引言
今天来实现BiMPM模型进行文本匹配,数据集采用的是中文文本匹配数据集。内容较长,分为上下两部分。
数据准备
数据准备这里和之前的模型有些区别,主要是因为它同时有字符词表和单词词表。
from collections import defaultdict
from tqdm import tqdm
import numpy as np
import json
from torch.utils.data import Dataset, DataLoader
import pandas as pd
from typing import Tuple
UNK_TOKEN = "<UNK>"
PAD_TOKEN = "<PAD>"
class Vocabulary:
"""Class to process text and extract vocabulary for mapping"""
def __init__(self, token_to_idx: dict = None, tokens: list[str] = None) -> None:
"""
Args:
token_to_idx (dict, optional): a pre-existing map of tokens to indices. Defaults to None.
tokens (list[str], optional): a list of unique tokens with no duplicates. Defaults to None.
"""
assert any(
[tokens, token_to_idx]
), "At least one of these parameters should be set as not None."
if token_to_idx:
self._token_to_idx = token_to_idx
else:
self._token_to_idx = {}
if PAD_TOKEN not in tokens:
tokens = [PAD_TOKEN] + tokens
for idx, token in enumerate(tokens):
self._token_to_idx[token] = idx
self._idx_to_token = {idx: token for token, idx in self._token_to_idx.items()}
self.unk_index = self._token_to_idx[UNK_TOKEN]
self.pad_index = self._token_to_idx[PAD_TOKEN]
@classmethod
def build(
cls,
sentences: list[list[str]],
min_freq: int = 2,
reserved_tokens: list[str] = None,
) -> "Vocabulary":
"""Construct the Vocabulary from sentences
Args:
sentences (list[list[str]]): a list of tokenized sequences
min_freq (int, optional): the minimum word frequency to be saved. Defaults to 2.

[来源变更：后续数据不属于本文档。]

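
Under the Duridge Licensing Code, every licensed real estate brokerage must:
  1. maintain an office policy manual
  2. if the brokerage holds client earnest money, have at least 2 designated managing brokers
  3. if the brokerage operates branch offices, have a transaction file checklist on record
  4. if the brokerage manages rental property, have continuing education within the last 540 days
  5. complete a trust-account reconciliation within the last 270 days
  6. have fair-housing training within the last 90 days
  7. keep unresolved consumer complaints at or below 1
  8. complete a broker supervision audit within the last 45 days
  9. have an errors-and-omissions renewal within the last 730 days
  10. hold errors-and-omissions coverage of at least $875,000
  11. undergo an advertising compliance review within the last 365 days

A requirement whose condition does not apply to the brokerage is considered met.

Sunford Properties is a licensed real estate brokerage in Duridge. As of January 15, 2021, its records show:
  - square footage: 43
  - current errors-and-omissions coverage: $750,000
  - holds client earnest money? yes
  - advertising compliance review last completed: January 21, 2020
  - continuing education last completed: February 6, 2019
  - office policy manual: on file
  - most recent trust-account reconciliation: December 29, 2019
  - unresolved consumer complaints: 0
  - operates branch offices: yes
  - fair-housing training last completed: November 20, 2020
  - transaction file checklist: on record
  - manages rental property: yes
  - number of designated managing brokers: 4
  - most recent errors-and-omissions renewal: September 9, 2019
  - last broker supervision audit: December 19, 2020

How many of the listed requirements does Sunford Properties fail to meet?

3

1. office policy manual present → met
2. condition 'holds client earnest money' holds; designated managing brokers 4 ≥ 2 → met
3. condition 'operates branch offices' holds; transaction file checklist present → met
4. condition 'manages rental property' holds; continuing education 709 days ago vs limit 540 → not met
5. trust-account reconciliation 383 days ago vs limit 270 → not met
6. fair-housing training 56 days ago vs limit 90 → met
7. unresolved consumer complaints 0 ≤ 1 → met
8. broker supervision audit 27 days ago vs limit 45 → met
9. errors-and-omissions renewal 494 days ago vs limit 730 → met
10. errors-and-omissions coverage $750,000 < $875,000 → not met
11. advertising compliance review 360 days ago vs limit 365 → met
Not met: 3 of 11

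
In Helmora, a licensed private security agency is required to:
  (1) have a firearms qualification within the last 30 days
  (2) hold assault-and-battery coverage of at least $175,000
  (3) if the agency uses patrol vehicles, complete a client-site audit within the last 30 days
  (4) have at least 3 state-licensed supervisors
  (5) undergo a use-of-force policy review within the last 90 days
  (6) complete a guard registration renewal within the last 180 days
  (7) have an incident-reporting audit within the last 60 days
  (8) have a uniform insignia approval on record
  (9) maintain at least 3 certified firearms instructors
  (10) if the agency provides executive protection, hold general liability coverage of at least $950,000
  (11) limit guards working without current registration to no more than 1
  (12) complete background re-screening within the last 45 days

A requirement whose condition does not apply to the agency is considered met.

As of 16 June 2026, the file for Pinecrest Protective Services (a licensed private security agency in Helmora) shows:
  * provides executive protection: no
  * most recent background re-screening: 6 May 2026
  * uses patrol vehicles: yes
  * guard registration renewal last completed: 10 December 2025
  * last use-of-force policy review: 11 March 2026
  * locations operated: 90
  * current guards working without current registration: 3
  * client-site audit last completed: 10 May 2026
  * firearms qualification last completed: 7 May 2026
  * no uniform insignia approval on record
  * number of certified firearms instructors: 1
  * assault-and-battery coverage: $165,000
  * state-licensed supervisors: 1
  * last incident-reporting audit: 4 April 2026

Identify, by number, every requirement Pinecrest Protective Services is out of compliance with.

1, 2, 3, 4, 5, 6, 7, 8, 9, 11

1. firearms qualification 40 days ago vs limit 30 → not met
2. assault-and-battery coverage $165,000 < $175,000 → not met
3. condition 'uses patrol vehicles' holds; client-site audit 37 days ago vs limit 30 → not met
4. state-licensed supervisors 1 < 3 → not met
5. use-of-force policy review 97 days ago vs limit 90 → not met
6. guard registration renewal 188 days ago vs limit 180 → not met
7. incident-reporting audit 73 days ago vs limit 60 → not met
8. uniform insignia approval absent → not met
9. certified firearms instructors 1 < 3 → not met
10. condition 'provides executive protection' does not hold → requirement n/a → met
11. guards working without current registration 3 > 1 → not met
12. background re-screening 41 days ago vs limit 45 → met
Not met: 1, 2, 3, 4, 5, 6, 7, 8, 9, 11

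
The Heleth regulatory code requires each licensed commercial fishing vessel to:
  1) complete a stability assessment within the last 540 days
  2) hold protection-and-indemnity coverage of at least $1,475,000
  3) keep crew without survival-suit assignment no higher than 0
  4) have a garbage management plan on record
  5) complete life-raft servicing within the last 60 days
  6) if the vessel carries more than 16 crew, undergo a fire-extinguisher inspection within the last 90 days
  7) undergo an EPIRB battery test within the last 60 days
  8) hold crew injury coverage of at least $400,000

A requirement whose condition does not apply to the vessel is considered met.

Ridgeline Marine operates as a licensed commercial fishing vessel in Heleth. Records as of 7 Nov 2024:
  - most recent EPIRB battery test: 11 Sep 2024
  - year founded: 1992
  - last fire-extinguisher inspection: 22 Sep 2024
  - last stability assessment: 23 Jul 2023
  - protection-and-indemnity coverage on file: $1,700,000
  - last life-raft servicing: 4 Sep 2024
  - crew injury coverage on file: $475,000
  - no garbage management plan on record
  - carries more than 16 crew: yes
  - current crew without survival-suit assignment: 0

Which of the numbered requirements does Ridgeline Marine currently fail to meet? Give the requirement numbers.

4, 5

1. stability assessment 473 days ago vs limit 540 → met
2. protection-and-indemnity coverage $1,700,000 ≥ $1,475,000 → met
3. crew without survival-suit assignment 0 ≤ 0 → met
4. garbage management plan absent → not met
5. life-raft servicing 64 days ago vs limit 60 → not met
6. condition 'carries more than 16 crew' holds; fire-extinguisher inspection 46 days ago vs limit 90 → met
7. EPIRB battery test 57 days ago vs limit 60 → met
8. crew injury coverage $475,000 ≥ $400,000 → met
Not met: 4, 5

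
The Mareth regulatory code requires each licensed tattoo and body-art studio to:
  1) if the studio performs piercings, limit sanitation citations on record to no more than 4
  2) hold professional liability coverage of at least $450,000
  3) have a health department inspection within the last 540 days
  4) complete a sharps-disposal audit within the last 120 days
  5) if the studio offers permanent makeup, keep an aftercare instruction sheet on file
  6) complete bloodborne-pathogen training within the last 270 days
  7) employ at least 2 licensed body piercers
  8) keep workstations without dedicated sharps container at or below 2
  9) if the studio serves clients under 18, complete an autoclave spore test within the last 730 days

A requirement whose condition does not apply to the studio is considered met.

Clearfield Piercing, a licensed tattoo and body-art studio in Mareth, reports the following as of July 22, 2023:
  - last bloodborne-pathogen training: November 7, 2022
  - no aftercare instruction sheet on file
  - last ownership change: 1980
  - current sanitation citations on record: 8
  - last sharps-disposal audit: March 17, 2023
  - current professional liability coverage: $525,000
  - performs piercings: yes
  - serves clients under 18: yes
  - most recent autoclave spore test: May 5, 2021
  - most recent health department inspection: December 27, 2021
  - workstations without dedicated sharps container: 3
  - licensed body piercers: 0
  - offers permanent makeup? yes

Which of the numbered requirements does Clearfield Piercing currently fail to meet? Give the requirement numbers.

1. condition 'performs piercings' holds; sanitation citations on record 8 > 4 → not met
2. professional liability coverage $525,000 ≥ $450,000 → met
3. health department inspection 572 days ago vs limit 540 → not met
4. sharps-disposal audit 127 days ago vs limit 120 → not met
5. condition 'offers permanent makeup' holds; aftercare instruction sheet absent → not met
6. bloodborne-pathogen training 257 days ago vs limit 270 → met
7. licensed body piercers 0 < 2 → not met
8. workstations without dedicated sharps container 3 > 2 → not met
9. condition 'serves clients under 18' holds; autoclave spore test 808 days ago vs limit 730 → not met
Not met: 1, 3, 4, 5, 7, 8, 9

1, 3, 4, 5, 7, 8, 9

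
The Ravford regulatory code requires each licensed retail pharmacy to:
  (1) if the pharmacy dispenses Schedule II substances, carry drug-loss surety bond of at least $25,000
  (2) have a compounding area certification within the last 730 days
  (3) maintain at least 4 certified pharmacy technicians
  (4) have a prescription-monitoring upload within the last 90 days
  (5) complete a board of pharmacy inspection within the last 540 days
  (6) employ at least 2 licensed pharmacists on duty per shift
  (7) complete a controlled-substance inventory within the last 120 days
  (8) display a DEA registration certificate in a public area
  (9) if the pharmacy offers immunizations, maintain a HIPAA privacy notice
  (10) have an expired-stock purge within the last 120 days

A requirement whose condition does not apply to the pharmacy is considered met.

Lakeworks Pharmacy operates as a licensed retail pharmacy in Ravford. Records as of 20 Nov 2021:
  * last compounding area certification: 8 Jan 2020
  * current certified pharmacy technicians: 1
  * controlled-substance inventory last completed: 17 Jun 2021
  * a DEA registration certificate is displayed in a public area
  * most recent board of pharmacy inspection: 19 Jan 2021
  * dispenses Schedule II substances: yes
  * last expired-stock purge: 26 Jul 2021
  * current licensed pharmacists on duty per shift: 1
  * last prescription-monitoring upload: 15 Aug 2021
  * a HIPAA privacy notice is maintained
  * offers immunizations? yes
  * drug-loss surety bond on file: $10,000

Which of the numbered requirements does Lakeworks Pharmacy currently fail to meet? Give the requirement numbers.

1, 3, 4, 6, 7

1. condition 'dispenses Schedule II substances' holds; drug-loss surety bond $10,000 < $25,000 → not met
2. compounding area certification 682 days ago vs limit 730 → met
3. certified pharmacy technicians 1 < 4 → not met
4. prescription-monitoring upload 97 days ago vs limit 90 → not met
5. board of pharmacy inspection 305 days ago vs limit 540 → met
6. licensed pharmacists on duty per shift 1 < 2 → not met
7. controlled-substance inventory 156 days ago vs limit 120 → not met
8. DEA registration certificate present → met
9. condition 'offers immunizations' holds; HIPAA privacy notice present → met
10. expired-stock purge 117 days ago vs limit 120 → met
Not met: 1, 3, 4, 6, 7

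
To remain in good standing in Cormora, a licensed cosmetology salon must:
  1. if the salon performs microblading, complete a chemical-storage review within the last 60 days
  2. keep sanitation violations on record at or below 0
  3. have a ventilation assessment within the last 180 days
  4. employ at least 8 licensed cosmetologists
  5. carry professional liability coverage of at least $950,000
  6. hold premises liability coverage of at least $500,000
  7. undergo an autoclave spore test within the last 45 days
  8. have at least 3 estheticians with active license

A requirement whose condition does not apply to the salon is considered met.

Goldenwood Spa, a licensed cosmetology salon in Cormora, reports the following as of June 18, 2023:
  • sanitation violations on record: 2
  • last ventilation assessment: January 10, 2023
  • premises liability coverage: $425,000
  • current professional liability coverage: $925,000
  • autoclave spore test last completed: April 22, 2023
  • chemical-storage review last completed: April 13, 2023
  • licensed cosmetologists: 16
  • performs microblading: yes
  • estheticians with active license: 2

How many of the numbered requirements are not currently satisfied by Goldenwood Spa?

6

1. condition 'performs microblading' holds; chemical-storage review 66 days ago vs limit 60 → not met
2. sanitation violations on record 2 > 0 → not met
3. ventilation assessment 159 days ago vs limit 180 → met
4. licensed cosmetologists 16 ≥ 8 → met
5. professional liability coverage $925,000 < $950,000 → not met
6. premises liability coverage $425,000 < $500,000 → not met
7. autoclave spore test 57 days ago vs limit 45 → not met
8. estheticians with active license 2 < 3 → not met
Not met: 6 of 8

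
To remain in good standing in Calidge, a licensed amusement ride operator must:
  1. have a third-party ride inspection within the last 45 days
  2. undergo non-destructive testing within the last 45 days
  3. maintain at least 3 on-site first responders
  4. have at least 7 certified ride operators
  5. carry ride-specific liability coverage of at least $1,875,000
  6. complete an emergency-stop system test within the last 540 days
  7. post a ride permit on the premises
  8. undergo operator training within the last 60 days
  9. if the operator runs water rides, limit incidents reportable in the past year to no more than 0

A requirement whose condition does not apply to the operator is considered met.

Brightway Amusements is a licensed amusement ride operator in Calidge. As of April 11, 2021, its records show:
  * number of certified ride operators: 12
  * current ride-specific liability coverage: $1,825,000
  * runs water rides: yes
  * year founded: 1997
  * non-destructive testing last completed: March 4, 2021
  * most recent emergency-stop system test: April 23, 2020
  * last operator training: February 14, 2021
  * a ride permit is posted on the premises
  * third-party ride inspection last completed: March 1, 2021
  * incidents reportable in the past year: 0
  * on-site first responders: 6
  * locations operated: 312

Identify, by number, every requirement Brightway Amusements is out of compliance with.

1. third-party ride inspection 41 days ago vs limit 45 → met
2. non-destructive testing 38 days ago vs limit 45 → met
3. on-site first responders 6 ≥ 3 → met
4. certified ride operators 12 ≥ 7 → met
5. ride-specific liability coverage $1,825,000 < $1,875,000 → not met
6. emergency-stop system test 353 days ago vs limit 540 → met
7. ride permit present → met
8. operator training 56 days ago vs limit 60 → met
9. condition 'runs water rides' holds; incidents reportable in the past year 0 ≤ 0 → met
Not met: 5

5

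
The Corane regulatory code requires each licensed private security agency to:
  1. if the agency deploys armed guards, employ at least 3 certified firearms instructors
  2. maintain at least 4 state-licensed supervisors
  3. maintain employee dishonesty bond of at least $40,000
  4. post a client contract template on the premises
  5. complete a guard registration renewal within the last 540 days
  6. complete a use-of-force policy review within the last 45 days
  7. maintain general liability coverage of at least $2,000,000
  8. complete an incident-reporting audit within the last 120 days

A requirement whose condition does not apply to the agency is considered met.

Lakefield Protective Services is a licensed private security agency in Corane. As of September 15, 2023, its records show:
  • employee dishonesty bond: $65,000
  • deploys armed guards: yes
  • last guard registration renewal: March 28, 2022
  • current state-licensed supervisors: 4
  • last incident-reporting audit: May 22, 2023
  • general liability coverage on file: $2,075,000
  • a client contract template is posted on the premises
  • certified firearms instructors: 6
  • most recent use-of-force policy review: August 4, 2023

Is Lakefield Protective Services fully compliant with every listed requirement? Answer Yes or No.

1. condition 'deploys armed guards' holds; certified firearms instructors 6 ≥ 3 → met
2. state-licensed supervisors 4 ≥ 4 → met
3. employee dishonesty bond $65,000 ≥ $40,000 → met
4. client contract template present → met
5. guard registration renewal 536 days ago vs limit 540 → met
6. use-of-force policy review 42 days ago vs limit 45 → met
7. general liability coverage $2,075,000 ≥ $2,000,000 → met
8. incident-reporting audit 116 days ago vs limit 120 → met
All met.

Yes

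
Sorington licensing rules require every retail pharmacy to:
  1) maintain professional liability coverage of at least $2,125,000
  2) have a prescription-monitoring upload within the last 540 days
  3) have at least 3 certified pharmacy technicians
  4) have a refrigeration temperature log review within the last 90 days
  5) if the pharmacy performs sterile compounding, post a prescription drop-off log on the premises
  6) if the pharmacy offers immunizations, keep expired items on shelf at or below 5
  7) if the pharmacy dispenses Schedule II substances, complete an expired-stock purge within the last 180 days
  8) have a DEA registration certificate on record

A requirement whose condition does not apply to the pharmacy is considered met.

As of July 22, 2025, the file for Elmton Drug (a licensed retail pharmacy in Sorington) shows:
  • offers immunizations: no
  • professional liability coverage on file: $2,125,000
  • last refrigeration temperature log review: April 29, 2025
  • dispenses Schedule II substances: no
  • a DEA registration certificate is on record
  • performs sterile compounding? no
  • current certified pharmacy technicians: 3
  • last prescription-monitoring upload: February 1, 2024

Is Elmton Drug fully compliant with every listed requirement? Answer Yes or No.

1. professional liability coverage $2,125,000 ≥ $2,125,000 → met
2. prescription-monitoring upload 537 days ago vs limit 540 → met
3. certified pharmacy technicians 3 ≥ 3 → met
4. refrigeration temperature log review 84 days ago vs limit 90 → met
5. condition 'performs sterile compounding' does not hold → requirement n/a → met
6. condition 'offers immunizations' does not hold → requirement n/a → met
7. condition 'dispenses Schedule II substances' does not hold → requirement n/a → met
8. DEA registration certificate present → met
All met.

Yes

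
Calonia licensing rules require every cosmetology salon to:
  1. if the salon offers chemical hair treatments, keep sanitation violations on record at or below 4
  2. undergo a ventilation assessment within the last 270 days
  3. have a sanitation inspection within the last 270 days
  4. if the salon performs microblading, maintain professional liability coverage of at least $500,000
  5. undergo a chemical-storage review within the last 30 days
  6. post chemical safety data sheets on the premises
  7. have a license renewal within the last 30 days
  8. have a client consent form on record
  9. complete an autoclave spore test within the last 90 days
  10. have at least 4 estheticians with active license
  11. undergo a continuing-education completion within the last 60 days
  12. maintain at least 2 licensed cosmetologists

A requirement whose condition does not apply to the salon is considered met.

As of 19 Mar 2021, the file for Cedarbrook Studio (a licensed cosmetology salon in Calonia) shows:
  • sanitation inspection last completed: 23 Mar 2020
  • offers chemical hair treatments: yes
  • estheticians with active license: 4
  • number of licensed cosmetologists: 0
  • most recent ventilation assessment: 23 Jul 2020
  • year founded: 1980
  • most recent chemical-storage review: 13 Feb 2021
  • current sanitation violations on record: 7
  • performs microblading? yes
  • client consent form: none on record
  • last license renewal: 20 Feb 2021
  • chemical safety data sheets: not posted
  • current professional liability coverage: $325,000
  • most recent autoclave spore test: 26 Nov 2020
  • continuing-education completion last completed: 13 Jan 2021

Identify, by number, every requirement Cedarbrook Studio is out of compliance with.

1, 3, 4, 5, 6, 8, 9, 11, 12

1. condition 'offers chemical hair treatments' holds; sanitation violations on record 7 > 4 → not met
2. ventilation assessment 239 days ago vs limit 270 → met
3. sanitation inspection 361 days ago vs limit 270 → not met
4. condition 'performs microblading' holds; professional liability coverage $325,000 < $500,000 → not met
5. chemical-storage review 34 days ago vs limit 30 → not met
6. chemical safety data sheets absent → not met
7. license renewal 27 days ago vs limit 30 → met
8. client consent form absent → not met
9. autoclave spore test 113 days ago vs limit 90 → not met
10. estheticians with active license 4 ≥ 4 → met
11. continuing-education completion 65 days ago vs limit 60 → not met
12. licensed cosmetologists 0 < 2 → not met
Not met: 1, 3, 4, 5, 6, 8, 9, 11, 12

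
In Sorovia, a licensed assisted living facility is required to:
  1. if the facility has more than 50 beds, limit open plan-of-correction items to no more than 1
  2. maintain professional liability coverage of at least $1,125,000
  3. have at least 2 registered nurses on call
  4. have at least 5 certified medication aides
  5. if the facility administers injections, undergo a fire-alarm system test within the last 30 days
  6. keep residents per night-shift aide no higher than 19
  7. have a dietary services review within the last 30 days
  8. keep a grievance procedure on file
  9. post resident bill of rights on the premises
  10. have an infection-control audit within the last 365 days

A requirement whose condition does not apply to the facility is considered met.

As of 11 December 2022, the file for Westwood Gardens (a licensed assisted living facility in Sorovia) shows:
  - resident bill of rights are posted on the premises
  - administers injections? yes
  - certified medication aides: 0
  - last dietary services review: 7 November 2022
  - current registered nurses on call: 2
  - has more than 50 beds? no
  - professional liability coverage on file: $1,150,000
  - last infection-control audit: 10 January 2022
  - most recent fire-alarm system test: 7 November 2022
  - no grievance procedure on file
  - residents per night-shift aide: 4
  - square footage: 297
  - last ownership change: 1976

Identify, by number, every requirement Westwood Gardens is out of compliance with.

4, 5, 7, 8

1. condition 'has more than 50 beds' does not hold → requirement n/a → met
2. professional liability coverage $1,150,000 ≥ $1,125,000 → met
3. registered nurses on call 2 ≥ 2 → met
4. certified medication aides 0 < 5 → not met
5. condition 'administers injections' holds; fire-alarm system test 34 days ago vs limit 30 → not met
6. residents per night-shift aide 4 ≤ 19 → met
7. dietary services review 34 days ago vs limit 30 → not met
8. grievance procedure absent → not met
9. resident bill of rights present → met
10. infection-control audit 335 days ago vs limit 365 → met
Not met: 4, 5, 7, 8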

reserved_tokens (list[str], optional): the reserved tokens to add into the Vocabulary. Defaults to None.
Returns:
Vocabulary: a Vocubulary instane
"""
token_freqs = defaultdict(int)
for sentence in tqdm(sentences):
for token in sentence:
token_freqs[token] += 1
unique_tokens = (reserved_tokens if reserved_tokens else []) + [UNK_TOKEN]
unique_tokens += [
token
for token, freq in token_freqs.items()
if freq >= min_freq and token != UNK_TOKEN
]
return cls(tokens=unique_tokens)
def __len__(self) -> int:
return len(self._idx_to_token)
def __getitem__(self, tokens: list[str] | str) -> list[int] | int:
"""Retrieve the indices associated with the tokens or the index with the single token
Args:
tokens (list[str] | str): a list of tokens or single token
Returns:
list[int] | int: the indices or the single index
"""
if not isinstance(tokens, (list, tuple)):
return self._token_to_idx.get(tokens, self.unk_index)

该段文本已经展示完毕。